HDP Ankara Milletvekili Filiz Kerestecioğlu, AKP Milletvekili Şirin Ünal'ın evinde şüpheli bir şekilde yaşamını yitiren edilen 23 yaşındaki Nadira Kadirova’yı Meclis gündemine taşıdı. Kerestecioğlu, Kadirova'nın ölümündeki şüpheler ve soruşturmadaki usulsüzlüklerle ilgili Adalet Bakanı Abdulhamit Gül tarafından yanıtlanması istemiyle soru önergesi önergesi verdi.
Önergede, savcılığın iddiaları araştırmak yerine; tanıklara, Nadira’nın fuhuş yapıp yapmadığını sormasının, kadın cinayeti davalarında sürekli tekerrür eden erkek egemen yaklaşımı bir kez gündeme getirdiği belirtildi. Ünal ailesinin kullanılan silahla ilgili çelişkili ifadelerinin basına yansıdığı hatırlatılan önergede şu ifadeler yer aldı:
“AK Parti İstanbul Milletvekili Şirin Ünal’ın Ankara’daki malikânesinde, Ünal’a ait silahtan çıkan kurşunla ölen ve intihar ettiği iddia edilen 23 yaşındaki çalışan, Nadira Kadirova’nın ölümüyle ilgili yürütülen soruşturmadaki usulsüzlüklerle ilgili iddialar kamuoyunun tepkisine neden olmuş, bu şüpheli ölümün araştırılması için #NadirayaNeOldu hastagiyle bir sosyal medya kampanyası başlatılmıştır.
Nadira Kadirova’nın Ankara Cumhuriyet Savcılığında 2 gün içerisinde otopsisi yapılmış, hızla bir Adli Tıp raporu hazırlanarak cenaze, Özbekistan’a gönderilmiştir. Üstelik cinayet iddialarının bulunduğu olayla ilgili açılan soruşturmada Nadira’nın işvereni konumunda bulunan, hakkında tacizle ilgili iddiaların gündeme getirildiği ve silahın sahibi olan Şirin Ünal’ın “şüpheli” durumunda olmadığı ortaya çıkmıştır. Nadira’nın abisi, Nadira’nın Şirin Ünal’ın cinsel tacizine uğradığını bir arkadaşına ağlayarak anlattığını ölümünden sonra öğrendiğini iddia etmekte; kardeşinin silah kullanmayı bilmediğini ve göğsündeki mermi izinin intiharı değil cinayeti işaret ettiğini öne sürmektedir. Ünal ailesinin ise kullanılan silahla ilgili de çelişkili ifadeleri basına yansımıştır.
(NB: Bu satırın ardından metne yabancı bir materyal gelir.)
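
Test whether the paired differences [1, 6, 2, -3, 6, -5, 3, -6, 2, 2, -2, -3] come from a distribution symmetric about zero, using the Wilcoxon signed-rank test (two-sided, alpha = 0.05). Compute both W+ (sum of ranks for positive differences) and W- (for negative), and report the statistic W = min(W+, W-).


Step 1: Drop any zero differences (none here) and take |d_i|.
|d| = [1, 6, 2, 3, 6, 5, 3, 6, 2, 2, 2, 3]
Step 2: Midrank |d_i| (ties get averaged ranks).
ranks: |1|->1, |6|->11, |2|->3.5, |3|->7, |6|->11, |5|->9, |3|->7, |6|->11, |2|->3.5, |2|->3.5, |2|->3.5, |3|->7
Step 3: Attach original signs; sum ranks with positive sign and with negative sign.
W+ = 1 + 11 + 3.5 + 11 + 7 + 3.5 + 3.5 = 40.5
W- = 7 + 9 + 11 + 3.5 + 7 = 37.5
(Check: W+ + W- = 78 should equal n(n+1)/2 = 78.)
Step 4: Test statistic W = min(W+, W-) = 37.5.
Step 5: Ties in |d|, so use the tie-corrected normal approximation.
        E[W] = n(n+1)/4 = 12*13/4 = 39.
        Tie groups: |d|=2 (t=4), |d|=3 (t=3), |d|=6 (t=3); sum(t^3 - t) = 108.
        Var[W] = n(n+1)(2n+1)/24 - sum(t^3-t)/48 = 3900/24 - 108/48 = 160.25.
        z = (W - E[W]) / sqrt(Var[W]) = (37.5 - 39) / 12.6590 = -0.1185.
        Two-sided p = 2*Phi(z) = 0.905677.
Step 6: alpha = 0.05. fail to reject H0.

W+ = 40.5, W- = 37.5, W = min = 37.5, p = 0.905677, fail to reject H0.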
Savcılığın bu iddiaları ve olayı araştırmak yerine; tanıklara Nadira’nın fuhuş yapıp yapmadığını sorması, kadın cinayeti davalarında sürekli tekerrür eden erkek egemen yaklaşımı bir kez daha gündeme getirmiş ve soruşturmanın yönünün değiştirilmeye çalışıldığına dair şüpheleri derinleştirmiştir. Şirin Ünal’ın iktidar partisi mensubu bir milletvekili olması sebebiyle siyasi gücünü kullanarak soruşturmanın gidişatını etkileyebileceği ortadadır. Daha önce de siyasi güç ve mevki sahibi kişilerin ve yakınlarının karıştığı suçların üzerinin örtülmesi, kamuoyunun adalete olan inancını derinden yaralamıştır. Bu nedenle, Türkiye’de Rabia Naz olayı ve çocuk ölümleri başta olmak üzere şüpheli ölümlerde etkin soruşturma yükümlülüğüne ilişkin ihlallerin, soruşturma ve kovuşturma aşamasındaki usulsüzlük ve cezasızlığın nedenlerinin araştırılması için bir komisyon kurulmuştur. Ne var ki, bir yandan Meclis’te şüpheli ölümlerle ilgili soruşturmalarda herhangi bir hileye ya da kanunsuz eyleme hoşgörü gösterilmesinin engellenmesi için çabalar sürerken, genç bir kadının ölümüyle ilgili yine usulüne uygun biçimde yürütülmeyen bu soruşturma, kamuoyunun vicdanını derinden yaralamaktadır."